Published March 10, 2010 by San Diego News Network (sdnn.com) and San Diego Gay & Lesbian News
Pastor Chris Clark of East Clairemont Baptist Church was involved in the fight to keep the cross on Mt. Soledad and helped rally hundreds of religious leaders statewide for the Yes on Prop 8 campaign.
He saw judicial activism in both cases and Prop. 8 “may have been the straw that broke the camel’s back.”
“It has just reached a head and something needs to be done,” he said. “[The judiciary] is a branch of government that’s just getting out of control.”
It’s why he decided to join 20 other members of the community, primarily politicians and Christian pastors and activists, to be in video endorsements for bettercourtsnow.com and support a slate of candidates to challenge local incumbent Superior Court judges in the upcoming June 8 primaries.
Clark was asked to participate by Bettercourtsnow.com creator Don Hamer, pastor at Zion Christian Fellowship.

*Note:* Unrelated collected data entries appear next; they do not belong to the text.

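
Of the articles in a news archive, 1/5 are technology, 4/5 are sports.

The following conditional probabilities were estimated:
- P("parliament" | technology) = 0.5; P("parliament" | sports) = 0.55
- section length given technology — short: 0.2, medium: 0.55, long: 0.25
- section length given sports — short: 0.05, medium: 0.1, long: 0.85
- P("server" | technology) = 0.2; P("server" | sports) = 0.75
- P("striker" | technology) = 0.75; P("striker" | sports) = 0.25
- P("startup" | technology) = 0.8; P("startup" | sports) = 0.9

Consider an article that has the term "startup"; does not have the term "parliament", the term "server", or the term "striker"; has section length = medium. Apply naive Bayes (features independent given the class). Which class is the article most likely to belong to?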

The Web site, which launched in December, is meant to inform voters and let judges know they will be held accountable for their decisions and can be replaced, Hamer said.
Hamer started to organize the idea of the site three years ago, “long before Proposition 8 became an issue,” he said, though he added the statewide measure that banned gay marriage didn’t hurt their attempts to rally a conservative base against judges.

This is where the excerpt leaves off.